It is not yet known what impact the layoffs will have on the company's Irish operation, which employs around 1,800 people

Facebook's Meta to begin notifying staff of layoffs

by · RTE.ie

Facebook parent company Meta will today begin notifying staff who will be affected by plans to cut 8,000 jobs globally, which is around 10% of its workforce.

It is not yet known what impact the layoffs will have on the company's Irish operation, which employs around 1,800 people.

The job cuts were first reported last month after management issued a memo to staff, which also stated that the company will not fill thousands of open jobs it had been hiring for.

Reuters has reported that today's cuts will be accompanied by a fresh round of organisational changes aimed at improving the company's artificial intelligence (AI) workflows.

In a memo to staff issued earlier this week, Meta Chief People Officer Janelle Gale told employees the company plans to move 7,000 workers to new initiatives related to AI workflows and to eliminate managerial roles.
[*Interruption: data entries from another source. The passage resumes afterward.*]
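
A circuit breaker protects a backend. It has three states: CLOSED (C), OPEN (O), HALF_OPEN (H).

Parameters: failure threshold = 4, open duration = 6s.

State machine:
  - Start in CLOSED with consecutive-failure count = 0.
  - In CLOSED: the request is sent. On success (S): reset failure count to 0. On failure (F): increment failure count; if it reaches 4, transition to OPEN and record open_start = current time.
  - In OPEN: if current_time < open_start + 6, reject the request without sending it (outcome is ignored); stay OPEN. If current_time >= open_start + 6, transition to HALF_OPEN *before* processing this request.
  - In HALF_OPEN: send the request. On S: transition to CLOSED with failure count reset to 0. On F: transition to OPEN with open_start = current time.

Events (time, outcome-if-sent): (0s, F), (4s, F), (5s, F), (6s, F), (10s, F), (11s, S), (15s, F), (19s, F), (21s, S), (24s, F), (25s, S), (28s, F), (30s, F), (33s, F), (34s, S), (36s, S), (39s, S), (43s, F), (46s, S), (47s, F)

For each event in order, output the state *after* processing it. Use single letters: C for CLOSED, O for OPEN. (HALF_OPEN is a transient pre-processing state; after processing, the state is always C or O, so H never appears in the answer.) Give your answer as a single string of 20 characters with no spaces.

Answer: CCCOOOOOCCCCCCCCCCCC

Derivation:
State after each event:
  event#1 t=0s outcome=F: state=CLOSED
  event#2 t=4s outcome=F: state=CLOSED
  event#3 t=5s outcome=F: state=CLOSED
  event#4 t=6s outcome=F: state=OPEN
  event#5 t=10s outcome=F: state=OPEN
  event#6 t=11s outcome=S: state=OPEN
  event#7 t=15s outcome=F: state=OPEN
  event#8 t=19s outcome=F: state=OPEN
  event#9 t=21s outcome=S: state=CLOSED
  event#10 t=24s outcome=F: state=CLOSED
  event#11 t=25s outcome=S: state=CLOSED
  event#12 t=28s outcome=F: state=CLOSED
  event#13 t=30s outcome=F: state=CLOSED
  event#14 t=33s outcome=F: state=CLOSED
  event#15 t=34s outcome=S: state=CLOSED
  event#16 t=36s outcome=S: state=CLOSED
  event#17 t=39s outcome=S: state=CLOSED
  event#18 t=43s outcome=F: state=CLOSED
  event#19 t=46s outcome=S: state=CLOSED
  event#20 t=47s outcome=F: state=CLOSED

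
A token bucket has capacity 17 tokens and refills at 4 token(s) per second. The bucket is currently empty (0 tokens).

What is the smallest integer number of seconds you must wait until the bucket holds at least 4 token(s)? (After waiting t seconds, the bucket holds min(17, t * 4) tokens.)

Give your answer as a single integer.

Need t * 4 >= 4, so t >= 4/4.
Smallest integer t = ceil(4/4) = 1.

Answer: 1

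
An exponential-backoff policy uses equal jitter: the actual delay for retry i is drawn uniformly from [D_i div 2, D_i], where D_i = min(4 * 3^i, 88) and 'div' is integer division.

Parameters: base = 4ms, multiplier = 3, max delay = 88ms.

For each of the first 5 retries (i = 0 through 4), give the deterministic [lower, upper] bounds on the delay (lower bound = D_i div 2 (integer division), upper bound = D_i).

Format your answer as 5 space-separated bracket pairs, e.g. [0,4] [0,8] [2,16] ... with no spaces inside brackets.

Computing bounds per retry:
  i=0: D_i=min(4*3^0,88)=4, bounds=[2,4]
  i=1: D_i=min(4*3^1,88)=12, bounds=[6,12]
  i=2: D_i=min(4*3^2,88)=36, bounds=[18,36]
  i=3: D_i=min(4*3^3,88)=88, bounds=[44,88]
  i=4: D_i=min(4*3^4,88)=88, bounds=[44,88]

Answer: [2,4] [6,12] [18,36] [44,88] [44,88]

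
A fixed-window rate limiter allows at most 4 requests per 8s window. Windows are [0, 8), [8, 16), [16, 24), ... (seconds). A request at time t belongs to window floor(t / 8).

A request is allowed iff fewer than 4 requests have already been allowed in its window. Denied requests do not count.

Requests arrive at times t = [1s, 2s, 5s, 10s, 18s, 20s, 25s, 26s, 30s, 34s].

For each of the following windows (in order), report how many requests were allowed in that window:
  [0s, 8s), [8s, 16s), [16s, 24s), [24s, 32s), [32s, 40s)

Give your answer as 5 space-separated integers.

Processing requests:
  req#1 t=1s (window 0): ALLOW
  req#2 t=2s (window 0): ALLOW
  req#3 t=5s (window 0): ALLOW
  req#4 t=10s (window 1): ALLOW
  req#5 t=18s (window 2): ALLOW
  req#6 t=20s (window 2): ALLOW
  req#7 t=25s (window 3): ALLOW
  req#8 t=26s (window 3): ALLOW
  req#9 t=30s (window 3): ALLOW
  req#10 t=34s (window 4): ALLOW

Allowed counts by window: 3 1 2 3 1

Answer: 3 1 2 3 1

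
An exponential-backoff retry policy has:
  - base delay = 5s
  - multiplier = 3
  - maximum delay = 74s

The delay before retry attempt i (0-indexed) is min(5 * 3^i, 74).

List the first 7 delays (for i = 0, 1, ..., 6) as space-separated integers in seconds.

Answer: 5 15 45 74 74 74 74

Derivation:
Computing each delay:
  i=0: min(5*3^0, 74) = 5
  i=1: min(5*3^1, 74) = 15
  i=2: min(5*3^2, 74) = 45
  i=3: min(5*3^3, 74) = 74
  i=4: min(5*3^4, 74) = 74
  i=5: min(5*3^5, 74) = 74
  i=6: min(5*3^6, 74) = 74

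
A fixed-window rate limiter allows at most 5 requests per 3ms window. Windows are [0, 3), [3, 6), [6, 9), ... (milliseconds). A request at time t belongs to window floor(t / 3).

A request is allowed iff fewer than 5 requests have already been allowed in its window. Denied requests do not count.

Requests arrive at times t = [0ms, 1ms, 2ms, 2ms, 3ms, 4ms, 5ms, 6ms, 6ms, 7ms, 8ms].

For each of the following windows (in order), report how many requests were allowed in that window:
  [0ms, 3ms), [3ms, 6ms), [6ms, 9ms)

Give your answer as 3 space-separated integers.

Answer: 4 3 4

Derivation:
Processing requests:
  req#1 t=0ms (window 0): ALLOW
  req#2 t=1ms (window 0): ALLOW
  req#3 t=2ms (window 0): ALLOW
  req#4 t=2ms (window 0): ALLOW
  req#5 t=3ms (window 1): ALLOW
  req#6 t=4ms (window 1): ALLOW
  req#7 t=5ms (window 1): ALLOW
  req#8 t=6ms (window 2): ALLOW
  req#9 t=6ms (window 2): ALLOW
  req#10 t=7ms (window 2): ALLOW
  req#11 t=8ms (window 2): ALLOW

Allowed counts by window: 4 3 4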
The cuts come as Meta increases spending on AI.

Meta CEO Mark Zuckerberg has previously said that 2026 would be the year that AI starts to dramatically change the way the company works, with investments in AI tools that would involve "flattening teams".

"We're starting to see projects that used to require big teams now be accomplished by a single very talented person," Mr Zuckerberg said in January.

In March, it emerged that 15 jobs were under threat at the company's Irish operation linked to the adoption of AI.

Irish-based Meta staff were also impacted by a redundancy announcement in January last year, when the company said it would cut around 5% of its "lowest performing" staff globally.

The company previously cut around 840 jobs in Ireland, with rounds of redundancies in November 2022 and again in May 2023.